Rotating groups at work, school best against COVID-19 spread: Study
A woman works and attends a digital conference at home while her son paints beside her, during the second wave of COVID-19 pandemic in Zehlendorf district of Berlin, Germany, Feb. 18, 2021. (Getty Images)


Ever since the start of the global COVID-19 pandemic most people, and pupils, have been working from home, and there are significant benefits in this model in terms of controlling the spread of the virus. However, online classes cannot take the place of in-person lessons, especially in the case of education, so the best route for businesses and schools is to have two rotating groups, a French study showed Thursday.

Several research institutions including the CNRS and the University of Paris mapped real-world contact networks using data from a high school, a primary school and a business in France.

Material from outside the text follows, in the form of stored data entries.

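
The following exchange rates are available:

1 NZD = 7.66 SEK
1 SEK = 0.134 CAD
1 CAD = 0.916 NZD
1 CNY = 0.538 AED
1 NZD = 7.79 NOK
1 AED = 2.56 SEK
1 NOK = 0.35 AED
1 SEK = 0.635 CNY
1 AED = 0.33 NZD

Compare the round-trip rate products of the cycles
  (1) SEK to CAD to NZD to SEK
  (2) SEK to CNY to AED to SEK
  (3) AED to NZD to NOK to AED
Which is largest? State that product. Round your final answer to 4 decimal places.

0.9402

(1) 0.134 × 0.916 × 7.66 = 0.94022
(2) 0.635 × 0.538 × 2.56 = 0.87457
(3) 0.33 × 7.79 × 0.35 = 0.89975
Highest is cycle (1) at 0.9402 (≤1, no arbitrage).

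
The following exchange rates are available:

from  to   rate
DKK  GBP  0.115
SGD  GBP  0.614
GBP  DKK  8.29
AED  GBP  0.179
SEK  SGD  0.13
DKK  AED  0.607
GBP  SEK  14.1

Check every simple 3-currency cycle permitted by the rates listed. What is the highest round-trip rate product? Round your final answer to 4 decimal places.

GBP→SEK→SGD→GBP: 14.1 × 0.13 × 0.614 = 1.12546
GBP→DKK→AED→GBP: 8.29 × 0.607 × 0.179 = 0.90073
Maximum is GBP→SEK→SGD→GBP at 1.1255; arbitrage exists.

1.1255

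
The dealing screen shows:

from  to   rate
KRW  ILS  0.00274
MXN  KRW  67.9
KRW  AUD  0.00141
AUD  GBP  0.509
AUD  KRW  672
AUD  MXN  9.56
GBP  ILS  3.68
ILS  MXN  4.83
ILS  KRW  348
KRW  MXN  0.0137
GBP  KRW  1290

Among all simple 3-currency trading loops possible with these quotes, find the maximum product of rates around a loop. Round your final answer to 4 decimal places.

AUD→GBP→KRW→AUD: 0.509 × 1290 × 0.00141 = 0.92582
MXN→KRW→AUD→MXN: 67.9 × 0.00141 × 9.56 = 0.91526
MXN→KRW→ILS→MXN: 67.9 × 0.00274 × 4.83 = 0.89860
Maximum is AUD→GBP→KRW→AUD at 0.9258; no arbitrage — every cycle loses value.

0.9258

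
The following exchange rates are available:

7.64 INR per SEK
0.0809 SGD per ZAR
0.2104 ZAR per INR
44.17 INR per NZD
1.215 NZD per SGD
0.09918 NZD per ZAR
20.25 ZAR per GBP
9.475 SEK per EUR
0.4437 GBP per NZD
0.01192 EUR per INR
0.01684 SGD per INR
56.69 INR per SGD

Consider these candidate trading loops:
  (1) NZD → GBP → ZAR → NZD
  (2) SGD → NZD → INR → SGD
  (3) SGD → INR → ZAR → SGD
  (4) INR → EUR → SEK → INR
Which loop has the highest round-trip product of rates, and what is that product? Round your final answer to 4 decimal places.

(1) 0.4437 × 20.25 × 0.09918 = 0.89112
(2) 1.215 × 44.17 × 0.01684 = 0.90374
(3) 56.69 × 0.2104 × 0.0809 = 0.96494
(4) 0.01192 × 9.475 × 7.64 = 0.86288
Highest is cycle (3) at 0.9649 (≤1, no arbitrage).

0.9649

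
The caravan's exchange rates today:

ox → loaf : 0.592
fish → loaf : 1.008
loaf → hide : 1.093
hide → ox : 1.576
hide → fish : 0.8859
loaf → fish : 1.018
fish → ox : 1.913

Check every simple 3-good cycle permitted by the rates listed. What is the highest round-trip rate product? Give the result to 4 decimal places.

loaf→fish→ox→loaf: 1.018 × 1.913 × 0.592 = 1.15288
loaf→hide→ox→loaf: 1.093 × 1.576 × 0.592 = 1.01976
loaf→hide→fish→loaf: 1.093 × 0.8859 × 1.008 = 0.97604
Maximum is loaf→fish→ox→loaf at 1.1529; arbitrage exists.

1.1529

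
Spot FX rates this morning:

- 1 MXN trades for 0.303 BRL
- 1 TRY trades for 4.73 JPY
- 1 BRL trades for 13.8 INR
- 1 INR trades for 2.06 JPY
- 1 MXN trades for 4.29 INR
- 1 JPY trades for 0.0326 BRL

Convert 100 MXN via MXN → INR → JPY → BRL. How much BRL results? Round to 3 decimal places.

28.810

100 MXN × 4.29 = 429 INR
429 INR × 2.06 = 883.74 JPY
883.74 JPY × 0.0326 = 28.809924 BRL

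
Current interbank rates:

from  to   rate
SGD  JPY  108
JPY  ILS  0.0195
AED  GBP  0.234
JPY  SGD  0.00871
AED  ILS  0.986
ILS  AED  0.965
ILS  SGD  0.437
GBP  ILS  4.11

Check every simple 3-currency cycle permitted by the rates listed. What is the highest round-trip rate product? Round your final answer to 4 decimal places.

0.9281

ILS→AED→GBP→ILS: 0.965 × 0.234 × 4.11 = 0.92808
ILS→SGD→JPY→ILS: 0.437 × 108 × 0.0195 = 0.92032
Maximum is ILS→AED→GBP→ILS at 0.9281; no arbitrage — every cycle loses value.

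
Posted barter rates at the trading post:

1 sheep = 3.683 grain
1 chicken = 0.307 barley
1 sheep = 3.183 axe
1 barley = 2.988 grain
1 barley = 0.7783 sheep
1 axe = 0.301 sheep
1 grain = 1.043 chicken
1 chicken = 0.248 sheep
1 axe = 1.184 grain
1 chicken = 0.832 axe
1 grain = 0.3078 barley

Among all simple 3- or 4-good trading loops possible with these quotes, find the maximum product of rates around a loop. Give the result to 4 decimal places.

1.0274

grain→chicken→axe→grain: 1.043 × 0.832 × 1.184 = 1.02745
grain→chicken→sheep→axe→grain: 1.043 × 0.248 × 3.183 × 1.184 = 0.97482
grain→chicken→axe→sheep→grain: 1.043 × 0.832 × 0.301 × 3.683 = 0.96200
grain→chicken→barley→grain: 1.043 × 0.307 × 2.988 = 0.95676
grain→chicken→sheep→grain: 1.043 × 0.248 × 3.683 = 0.95266
grain→chicken→barley→sheep→grain: 1.043 × 0.307 × 0.7783 × 3.683 = 0.91785
grain→barley→sheep→axe→grain: 0.3078 × 0.7783 × 3.183 × 1.184 = 0.90283
grain→barley→sheep→grain: 0.3078 × 0.7783 × 3.683 = 0.88230
Maximum is grain→chicken→axe→grain at 1.0274; arbitrage exists.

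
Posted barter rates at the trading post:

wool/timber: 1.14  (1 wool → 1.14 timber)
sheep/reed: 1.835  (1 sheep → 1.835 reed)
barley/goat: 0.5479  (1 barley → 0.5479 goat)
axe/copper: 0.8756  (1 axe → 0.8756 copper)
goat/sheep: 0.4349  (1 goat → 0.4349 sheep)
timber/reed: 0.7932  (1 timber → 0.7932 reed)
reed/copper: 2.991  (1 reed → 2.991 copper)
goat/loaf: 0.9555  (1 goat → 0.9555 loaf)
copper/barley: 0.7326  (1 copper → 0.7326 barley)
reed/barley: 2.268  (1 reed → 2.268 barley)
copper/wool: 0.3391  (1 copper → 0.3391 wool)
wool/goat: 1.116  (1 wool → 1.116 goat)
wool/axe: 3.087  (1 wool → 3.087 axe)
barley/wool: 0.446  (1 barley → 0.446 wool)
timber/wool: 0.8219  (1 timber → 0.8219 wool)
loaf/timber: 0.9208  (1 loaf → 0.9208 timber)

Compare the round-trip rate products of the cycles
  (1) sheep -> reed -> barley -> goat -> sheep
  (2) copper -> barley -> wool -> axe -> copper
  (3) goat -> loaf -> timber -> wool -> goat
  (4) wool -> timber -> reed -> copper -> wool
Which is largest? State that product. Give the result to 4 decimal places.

0.9917

(1) 1.835 × 2.268 × 0.5479 × 0.4349 = 0.99168
(2) 0.7326 × 0.446 × 3.087 × 0.8756 = 0.88317
(3) 0.9555 × 0.9208 × 0.8219 × 1.116 = 0.80701
(4) 1.14 × 0.7932 × 2.991 × 0.3391 = 0.91713
Highest is cycle (1) at 0.9917 (≤1, no arbitrage).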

They then used the networks to simulate the spread of coronavirus from a single case, testing what method of partial teleworking would most efficiently mitigate an outbreak.

They looked at scenarios in which an entire population would alternate its presence daily or weekly, as well as scenarios in which populations would be divided into two groups rotating daily or weekly.

For all three settings, two groups rotating weekly work best to slow transmission of an infection, the study published in the journal PLOS Computational Biology concluded.

The second most effective method is to have two groups rotate daily, it found.

Alternating the presence of a whole population of students or workers on a weekly or daily basis, however, was found to be least effective for social cohesion.

Researchers used information on real-world interactions between individuals and simulated the spread of coronavirus using known information about the virus' behavior.

They accounted for the fact that COVID-19 can be contagious before symptoms appear and included random "super-spreader" events in their models.

In a baseline scenario – a primary school with normal attendance – there was a 27% chance that a positive case will lead to an outbreak, which is defined as one person infecting at least five others.

But that likelihood falls to just 12% if the population is divided into groups that rotate weekly. The risk is only slightly higher for groups that rotate daily, 12.3%.

The weekly rotation model is also the most efficient at delaying an outbreak and at limiting the overall number of infections.

But these strategies only work if the amount of virus circulating in the local population remains limited.

If the average number of persons infected by a single case is more than 1.7, "then none of these strategies, except for the full-time telecommuting, suffices to prevent the onset of an outbreak," the study says.

But if the virus is spreading at a rate of 1.4 new cases for each infected person, "all four of these strategies are satisfactory and manage to curb the epidemic," the study shows.

An in-person return to school is planned for all students in France next week.

A system of weekly rotating groups applied to some middle- and high-schools across the country could return if cases start to rise again, officials have said.